According to the designers, black and white are the de facto national colours of New Zealand and should be reflected on the flag.
The Maori-influenced koru features a monochromatic colour scheme with the designer having no concerns about the strong black and white influence.
Kyle Lockwood, who is from Wellington but now lives in Melbourne, has two designs - both the same except for red in the corner of one flag and blue in the other. He has long advocated a change in flag.
Sadly, there are moves already under way to gerrymander the voting process.
The Returned Services Association, which has members vehemently opposing the change, says New Zealand soldiers have died on the battle field under the current flag.
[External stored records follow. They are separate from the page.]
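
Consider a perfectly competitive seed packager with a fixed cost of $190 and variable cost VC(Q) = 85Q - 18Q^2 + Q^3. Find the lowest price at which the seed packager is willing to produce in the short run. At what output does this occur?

Short-run supply begins at min AVC. From VC = 85Q - 18Q^2 + Q^3, AVC = 85 - 18Q + Q^2.
dAVC/dQ = -18 + 2Q = 0 gives Q = 9. min AVC = 85 - 18·9 + 9^2 = 4.
The firm shuts down for any P below $4.

$4 per unit, at Q = 9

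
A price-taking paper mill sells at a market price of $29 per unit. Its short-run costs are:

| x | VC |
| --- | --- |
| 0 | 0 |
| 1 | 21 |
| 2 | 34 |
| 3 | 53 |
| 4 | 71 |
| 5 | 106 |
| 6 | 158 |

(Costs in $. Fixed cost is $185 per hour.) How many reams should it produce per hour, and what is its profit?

x = 4; profit = -$140

Tabulate TR − TC: x=0: -185; x=1: -177; x=2: -161; x=3: -151; x=4: -140; x=5: -146; x=6: -169.
Profit is maximized at x = 4. AVC there is 71/4 = $17.75 ≤ P, so producing beats shutting down (which would give -$185).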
The association is urging opponents of the change to either destroy or spoil their ballot papers in the first referendum.
Labour flag spokesman Trevor Mallard said the koru was absolutely awful so it is likely he will vote for it as a protest vote.
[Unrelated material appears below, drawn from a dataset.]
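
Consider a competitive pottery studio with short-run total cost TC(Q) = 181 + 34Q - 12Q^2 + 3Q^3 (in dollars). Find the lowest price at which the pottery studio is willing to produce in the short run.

The firm shuts down when price falls below the minimum of average variable cost. AVC = VC/Q = 34 - 12Q + 3Q^2.
At the minimum of AVC, MC = AVC. MC = 34 - 24Q + 9Q^2; setting MC = AVC gives 6Q^2 - 12Q = 0, so Q = 2. min AVC = 22.
So the shutdown price is $22.

$22 per unit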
Officials warned earlier there was a risk opponents of change could vote for the least attractive option to try to ensure a weaker contender against the current flag. Labour leader Andrew Little says he will not vote in the referendum.
Gerrymandering the vote in any form will be a disappointment. A once-in-a-lifetime opportunity will be wasted and hopefully, not too many people will be swayed by the argument.
In 1992, New Zealand voters faced a choice of whether to replace the first-past-the-post voting system with an alternative.
Two questions were asked: Whether the system should be changed and what should be the alternative.
Despite campaigns funded by wealthy New Zealanders of the day, New Zealanders overwhelmingly voted for a change and for mixed member proportional representation, which allows political parties to be represented in Parliament by the vote they receive in general elections.
The second and binding referendum was hard-fought with proponents and opponents flying in world experts to push a particular point of view.
MMP won by 54% to 46% and there has been no looking back.
In 2011, again a majority of voters wanted to keep MMP.
That is why voting in the flag referendum matters. Sporting stars and celebrities will influence the voting if we do not make up our own minds.
This is a political issue, and the placating words by the flag panel do not make it anything else but it being driven by Mr Key.
The panel selected what are considered the more popular options in a hope of boosting the voting numbers. However, this is no time to avoid taking responsibility for making a decision.